Waltz dropped the gun on the sprawled body. He rubbed his throat gently for a little while. His breathing was deep, racking, noisy. He searched the inside of his mouth with his tongue, tasted blood. His eyes looked up wearily at the indigo slit of the night sky above the alley.

After a while he said huskily, «I thought of that, Rufe. You see, I thought of that.»

He laughed, shuddered, adjusted his coat collar, went around the sprawled body to the car and reached in to switch the motor off. He started back along the alley to the rear door of the Juggernaut Club.

A man stepped out of the shadows at the back of the car. Waltz’s left hand flashed to his overcoat pocket. Shiny metal blinked at him. He let his hand fall loosely at his side.

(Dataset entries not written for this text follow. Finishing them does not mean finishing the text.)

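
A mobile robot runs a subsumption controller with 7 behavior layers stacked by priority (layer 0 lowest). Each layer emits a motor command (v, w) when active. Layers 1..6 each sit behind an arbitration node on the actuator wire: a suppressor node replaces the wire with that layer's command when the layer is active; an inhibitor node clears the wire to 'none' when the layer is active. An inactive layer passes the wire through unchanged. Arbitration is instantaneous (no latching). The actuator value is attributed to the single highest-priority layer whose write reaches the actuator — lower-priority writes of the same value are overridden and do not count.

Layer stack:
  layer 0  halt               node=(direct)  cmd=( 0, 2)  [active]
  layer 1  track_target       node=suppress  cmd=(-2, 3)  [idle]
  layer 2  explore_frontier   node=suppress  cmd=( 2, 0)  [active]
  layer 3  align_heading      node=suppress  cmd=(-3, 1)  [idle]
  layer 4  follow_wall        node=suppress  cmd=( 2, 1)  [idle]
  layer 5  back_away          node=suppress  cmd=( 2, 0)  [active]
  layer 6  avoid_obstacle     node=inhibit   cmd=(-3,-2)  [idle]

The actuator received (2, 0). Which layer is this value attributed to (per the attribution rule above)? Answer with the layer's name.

[0] halt on; wire := (0, 2)
[1] track_target off; pass (0, 2)
[2] explore_frontier on (suppress); wire := (2, 0)
[3] align_heading off; pass (2, 0)
[4] follow_wall off; pass (2, 0)
[5] back_away on (suppress); wire := (2, 0)
[6] avoid_obstacle off; pass (2, 0)
output (2, 0)
last writer: layer 5 = back_away

back_away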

Pete Anglich said, «Thought that call would bring you out, Trimmer. Thought you might come this way. Nice going.»

After a moment Waltz said thickly: «He choked me. It was self-defense.»

«Sure. There’s two of us with sore necks. Mine’s a pip.»

«What do you want, Pete?»

«You tried to frame me for bumping off a girl.»

Waltz laughed suddenly, almost crazily. He said quietly: «When I’m crowded I get nasty, Pete. You should know that. Better lay off little Token Ware.»

Pete Anglich moved his gun so that the light flickered on the barrel. He came up to Waltz, pushed the gun against his stomach.

«Rufe’s dead,» he said softly. «Very convenient. Where’s the girl?»

«What’s it to you?»

«Don’t be a bunny. I’m wise. You tried to pick some jack off John Vidaury. I stepped in front of Token. I want to know the rest of it.»

Waltz stood very still with the gun pressing his stomach. His fingers twisted in the gloves.

«Okay,» he said dully. «How much to button your lip — and keep it buttoned?»

«Couple of centuries. Rufe lifted my poke.»

«What does it buy me?» Waltz asked slowly.

«Not a damn thing. I want the girl, too.»

Waltz said very gently: «Five C’s. But not the girl. Five C’s is heavy dough for a Central Avenue punk. Be smart and take it, and forget the rest.»

The gun went away from his stomach, Pete Anglich circled him deftly, patted pockets, took the Savage, made a gesture with his left hand, holding it.

«Sold,» he said grudgingly. «What’s a girl between pals? Feed it to me.»

«Have to go up to the office,» Waltz said.

Pete Anglich laughed shortly. «Better play ball, Trimmer. Lead on.»

They went back along the upstairs hall. The dance band beyond the distant curtains was wailing a Duke Ellington lament, a forlorn monotone of stifled brasses, bitter violins, softly clicking gourds. Waltz opened his office door, snapped the light on, went across to his desk and sat down. He tilted his hat back, smiled, opened a drawer with a key.

Pete Anglich watched him, reached back to turn the key in the door, went along the wall to the closet and looked into it, went behind Waltz to the curtains that masked the windows. He still had his gun out.

He came back to the end of the desk. Waltz was pushing a loose sheaf of bills away from him.

Pete Anglich ignored the money, leaned down over the end of the desk.

«Keep that and give me the girl, Trimmer.»

Waltz shook his head, kept on smiling.

«The Vidaury squeeze was a grand, Trimmer — or started with a grand. Noon Street is almost in your alley. Do you have to scare women into doing your dirty work? I think you wanted something on the girl, so you could make her say uncle.»